Anthony Bourdain’s forgotten 2008 movie with the worst director of all time: “He was never disturbing the work”

Even though he was a regular fixture onscreen for years as the host of countless food and travel-related TV shows, Anthony Bourdain never fancied himself as an actor, which did nothing to prevent him from collaborating with arguably the worst director in cinema history.

Whenever Bourdain appeared onscreen, he was almost always playing himself. In fact, his only notable outing in a feature film came when he made a cameo in Adam McKay’s The Big Short as himself. Apart from that, his non-fictional legacy was almost exclusively restricted to animated voiceover work.
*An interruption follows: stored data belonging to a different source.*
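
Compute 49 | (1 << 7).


49 | (1 << 7) = 49 | 128 = 177

177


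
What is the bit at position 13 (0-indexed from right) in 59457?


0b1110100001000001, position 13 = 1

1


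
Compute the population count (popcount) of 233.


0b11101001 has 5 set bits

5


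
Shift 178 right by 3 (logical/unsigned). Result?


0b10110010 >> 3 = 0b10110 = 22

22


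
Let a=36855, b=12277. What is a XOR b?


36855 ^ 12277 = 40962

40962


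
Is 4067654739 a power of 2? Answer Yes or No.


0b11110010011100110111110001010011. Multiple bits set => No

No


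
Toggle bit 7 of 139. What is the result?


139 ^ (1 << 7) = 139 ^ 128 = 11

11


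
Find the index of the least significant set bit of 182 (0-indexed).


0b10110110. Lowest set bit at position 1

1


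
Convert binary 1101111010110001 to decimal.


1101111010110001 in decimal = 57009

57009


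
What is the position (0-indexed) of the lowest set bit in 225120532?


0b1101011010110001000100010100. Lowest set bit at position 2

2


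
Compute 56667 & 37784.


0b1101110101011011 & 0b1001001110011000 = 0b1001000100011000 = 37144

37144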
He voiced himself in an episode of The Simpsons, voiced an exaggerated version of himself as reality TV chef Lance Casteau in an episode of Archer, and he voiced another extension of himself, Anthony Gourmand, in an episode of Nickelodeon’s Sanjay and Craig, which is hardly the most extensive filmography.

Bourdain had one more fictional film and television credit to his name, though, and it stuck out like a sore thumb. For seemingly no reason at all, he popped up in an uncredited role as a scientist in Far Cry, the 2008 video game adaptation from Uwe Boll, a filmmaker who built their infamy on atrocious video game adaptations.

The controversial and hot-headed German, who’s never made a picture that’s anything other than a wretched pile of shite, has somehow managed to enjoy a lengthy career behind the camera, despite being so terrible at his job that he might well be the worst to have ever entered the profession.

And yet, he holds the distinction of being the only person to cast Bourdain as a fictional character in a live-action production. How did it come about? As it turned out, the two had already been friendly for years, and with Far Cry shooting in Vancouver, where he was shooting an episode of No Reservations, he reached out to Boll and asked for a small part to highlight the city as a hotbed of food and filmmaking.

“He learned to fall down after a gunshot, and it’s hard,” the director reflected. “He is a person who makes everybody feel good. He brought that on set in Vancouver, too. Everybody was around him, everybody talked about him. But he was never disturbing the work.” Naturally, Boll also saw something of himself in Bourdain, even if only one of them didn’t spend their career committing crimes against their craft.

“I’m a big critic of myself, I’m a big critic of anybody else, too,” the worst director of all time succinctly put it, which isn’t inaccurate, since he’s prone to tantrums and occasionally boxing people who talk shit about his films. “In that point of view, he had a life like a maverick, and I, in a way, too, in a different business.”

Like every single other one of Boll’s credits, Far Cry was an awful, awful thing, even by the lowered standards of video game adaptations, but it nonetheless holds a bizarre place in history as Bourdain’s solitary movie appearance where he wasn’t playing himself.